Osmanlı imparatorluğu´nun iskan siyasetinde önemli bir rol oynayan konar-göçerlerin, içtimai, iktisadi, hukuki ve vergi durumları ile nizamları hakkında yaptığımız araştırmaların yanısıra, imparatorluğun bu yüzyılda karşı karşıya kaldığı iskan meselesinin ortaya çıkma sebeplerine ve devletin iç durumuna da kısaca değinmek lüzumu hasıl oldu.

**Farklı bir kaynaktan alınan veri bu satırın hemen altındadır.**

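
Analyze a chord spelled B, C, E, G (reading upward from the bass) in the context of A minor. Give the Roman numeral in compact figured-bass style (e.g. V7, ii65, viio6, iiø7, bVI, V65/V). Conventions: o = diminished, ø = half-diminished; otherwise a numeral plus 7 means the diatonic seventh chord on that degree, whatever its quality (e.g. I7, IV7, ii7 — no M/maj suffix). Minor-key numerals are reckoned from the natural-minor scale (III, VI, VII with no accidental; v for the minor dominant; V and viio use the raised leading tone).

Stacked in thirds the chord is C-E-G-B: a major seventh chord on C.
C is scale degree 3 in A minor, and a major seventh chord on that degree is written III7.
With B in the bass the chord is in third inversion, so the figured bass is 42.

III42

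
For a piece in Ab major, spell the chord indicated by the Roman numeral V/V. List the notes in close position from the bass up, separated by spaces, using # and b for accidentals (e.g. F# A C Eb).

V/V is a secondary dominant — the dominant triad of V. V in Ab major is Eb, so the applied chord's root is Bb, a perfect fifth above.
Building a major triad on Bb gives Bb-D-F.

Bb D F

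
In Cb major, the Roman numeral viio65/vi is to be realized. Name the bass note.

The applied chord viio65/vi is rooted on G: G-Bb-Db-Fb.
The figure 65 means first inversion — the third is in the bass.

Bb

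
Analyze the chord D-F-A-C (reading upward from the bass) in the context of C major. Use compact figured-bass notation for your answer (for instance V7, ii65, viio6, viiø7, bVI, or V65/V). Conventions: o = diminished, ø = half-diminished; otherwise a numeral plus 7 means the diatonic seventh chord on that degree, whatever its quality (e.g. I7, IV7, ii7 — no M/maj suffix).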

Meskun yerlerin boşalmasına ve harab olmasına, ayrıca, iç düzenin bo-zulmasına yol açan şakavet hareketleri, uzun savaşların merkezi otorite üze-rinde meydana getirdiği tesirin bir sonucu olarak görünmektedir. Yine, uzun savaşların bir neticesi olarak, halka yüklenen yeni vergiler de, büyük bir nüfus hareketinin doğmasına yol açmıştı. Bununla beraber, iskan meselesinin çözümünde ana hedefi, şakavet hareketlerinin önlenmesi teşkil etmiştir. Bu sebeple, buna tevessül eden gruplar, devlet tarafından şiddetle ve ısrarla takip edilerek, uslanmak bilmez cemaat veya aşiretler sürgün mahallerine sevkedilmişlerdir. Ayrıca, böylece Güney´de, Rakka bölgesindeki mütecaviz Arap aşiretlerine karşı da bir set teşkil edilmiş oluyordu. Şakavet hareketleri, yerleşik ahalinin yerlerini terketmesine sebebiyet vermesi yanında, memleketin yeniden şen ve abadan edilebilmesi, yerlerini terkeden bu grubların, eski iskan mahallerine nakli ile mümkündü ki, bu da, onların emniyet hislerinin yeniden kazandırılmasiyle gerçekleşebilirdi. Bu sebeple, bu yüzyıla kadar bakımı ihmal edilmiş olan derbendlerin, tamiri ve yeniden nizamı hususu da ele alınmıştır. Böylece emniyetli bir hale getirilen yerler, yeniden ahali iskanı ile şenlendirilmiş ve ziraate açılarak, devletin gelir miktarı arttırılmıştır. Ayrıca, bu yeni iskanlar sebebiyle bölgelerin yeniden tahriri yapılarak mevcud vergi nizamının ıslahı imkanı doğmuştur. Bu suretle yerleşik ahalinin daha rahat bir hayat düzeyine kavuşması, devlet tarafından devamlı baskı altında tutulan ve iktisadi durumları günden güne fenalaşan göçer ahalinin de yerleşmek arzusunu çoğaltmıştır. Bu kabilden olmak üzere, kendilerine arazi tahsis edilerek iskan edilen konar-göçerler, yüzyılın sonlarına doğru artık köylü sınıfı arasında yer almıştır.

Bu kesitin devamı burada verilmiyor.